The War Room: Russia launched another wave of missiles at Ukraine today, the second such attack in three days. Ukraine claims that its defenses shot down 15 of 18 Russian cruise missiles, including all the missiles headed for the capital of Kyiv.
As Ukraine ramps up for a counter offensive, Yevgeny Prigozhin, the chief of the Russian mercenary Wagner Group, is threatening to pull his force out of the embattled Ukrainian city of Bakhmut if they do not receive more ammunition from Russia. The Institute for the Study of War says Prigozhin told a Kremlin-friendly military blogger that his troops would soon need to “withdraw in an organized manner or stay and die” for lack of ammunition.
With its troops chewed up in more than a year of war, Russia is reported to be recruiting and drafting as many as 400,000 men into the military.
Pope Francis said on yesterday that the Vatican is on a secret “mission” to stop the war would do “all that is humanly possible” to return children abducted from Ukraine to Russia.
The Obit Page: LeRoy Carhart, a Midwestern doctor who became a crusader for a woman’s right to abortion including late-term procedures, died on Friday at a hospice in Bellevue, Nebraska outside Omaha. He was 81.

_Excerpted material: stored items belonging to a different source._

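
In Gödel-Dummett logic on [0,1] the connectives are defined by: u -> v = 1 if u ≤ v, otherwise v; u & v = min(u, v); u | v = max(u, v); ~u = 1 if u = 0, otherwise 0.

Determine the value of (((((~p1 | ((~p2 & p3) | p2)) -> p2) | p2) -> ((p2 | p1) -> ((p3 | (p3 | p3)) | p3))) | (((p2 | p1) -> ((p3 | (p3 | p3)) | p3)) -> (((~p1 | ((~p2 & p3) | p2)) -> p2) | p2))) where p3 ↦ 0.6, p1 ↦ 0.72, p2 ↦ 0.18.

~p1: Gödel ¬ of 0.72 = 0 (operand ≠ 0)
~p2: Gödel ¬ of 0.18 = 0 (operand ≠ 0)
(~p2 & p3) = min(0, 0.6) = 0
((~p2 & p3) | p2) = max(0, 0.18) = 0.18
(~p1 | ((~p2 & p3) | p2)) = max(0, 0.18) = 0.18
((~p1 | ((~p2 & p3) | p2)) -> p2): 0.18 ≤ 0.18, so result = 1
(((~p1 | ((~p2 & p3) | p2)) -> p2) | p2) = max(1, 0.18) = 1
(p2 | p1) = max(0.18, 0.72) = 0.72
(p3 | p3) = max(0.6, 0.6) = 0.6
(p3 | (p3 | p3)) = max(0.6, 0.6) = 0.6
((p3 | (p3 | p3)) | p3) = max(0.6, 0.6) = 0.6
((p2 | p1) -> ((p3 | (p3 | p3)) | p3)): 0.72 > 0.6, so result = 0.6
((((~p1 | ((~p2 & p3) | p2)) -> p2) | p2) -> ((p2 | p1) -> ((p3 | (p3 | p3)) | p3))): 1 > 0.6, so result = 0.6
(p2 | p1) = max(0.18, 0.72) = 0.72
(p3 | p3) = max(0.6, 0.6) = 0.6
(p3 | (p3 | p3)) = max(0.6, 0.6) = 0.6
((p3 | (p3 | p3)) | p3) = max(0.6, 0.6) = 0.6
((p2 | p1) -> ((p3 | (p3 | p3)) | p3)): 0.72 > 0.6, so result = 0.6
~p1: Gödel ¬ of 0.72 = 0 (operand ≠ 0)
~p2: Gödel ¬ of 0.18 = 0 (operand ≠ 0)
(~p2 & p3) = min(0, 0.6) = 0
((~p2 & p3) | p2) = max(0, 0.18) = 0.18
(~p1 | ((~p2 & p3) | p2)) = max(0, 0.18) = 0.18
((~p1 | ((~p2 & p3) | p2)) -> p2): 0.18 ≤ 0.18, so result = 1
(((~p1 | ((~p2 & p3) | p2)) -> p2) | p2) = max(1, 0.18) = 1
(((p2 | p1) -> ((p3 | (p3 | p3)) | p3)) -> (((~p1 | ((~p2 & p3) | p2)) -> p2) | p2)): 0.6 ≤ 1, so result = 1
(((((~p1 | ((~p2 & p3) | p2)) -> p2) | p2) -> ((p2 | p1) -> ((p3 | (p3 | p3)) | p3))) | (((p2 | p1) -> ((p3 | (p3 | p3)) | p3)) -> (((~p1 | ((~p2 & p3) | p2)) -> p2) | p2))) = max(0.6, 1) = 1

1.00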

Notoriously stubborn, Carhart stayed the course even after an abortion opponent set fire to his farm, killing his dog, his cat and 17 of his 21 horses.
As a result, he once said, he committed his family clinic in Bellevue to abortions. “I decided I wasn’t going to just be a provider,” he continued. “I was going to be an activist.”
How The Ball Bounces: The Golden State warriors’ Stephen Curry scored 50 points to lead his team in game seven of the NBA’s first round playoffs to beat the Sacramento Kings 120-100. It was a game 7 record.
Tragically Short: A year after 17-year-old junior Jack Reid killed himself in his dormitory room, the exclusive Lawrenceville School in New Jersey made a rare admission of fault, saying that it had been aware that the student was being bullied, but that the school had fallen “tragically short” of its obligation to protect him.
“The school acknowledges that bullying and unkind behavior, and actions taken or not taken by the school, likely contributed to Jack’s death,” Lawrenceville wrote in a statement posted yesterday morning on the school’s website.
The statement was the product of a negotiated settlement with the boy’s parents, Elizabeth and Bill Reid. In it, Lawrenceville detailed its mishandling of Jack Reid’s troubles and said it would make corrections, including endowing a new dean’s position focused on mental health.
The Spin Rack: The US has evacuated about 1,000 American citizens from Sudan as the country is torn by civil war. As many as 16,000 Americans were believed to be in Sudan at the outset of the shooting. — The number of murders solved in the US in 2020 dropped below 50 percent, a record low clearance rate. Some big cities, including Chicago, dipped into the 30 percent range.
Below the Fold: President Biden took shots at Fox News and CNN Saturday night at the White House correspondents dinner.
“Last year, your favorite Fox News reporters were able to attend” the dinner “because they were fully vaccinated and boosted,” Biden said. “This year, with that $787 million settlement, they’re here because they couldn’t say no to a free meal.”
And he joked that after the Fox settlement with Dominion Voting systems, “CNN was like, ‘Wow! They actually have $787 million? Whoa!’”
Praising the press with a jab at his own age, Biden said, “I believe in the First Amendment, not just because my friend Jimmy Madison wrote it.”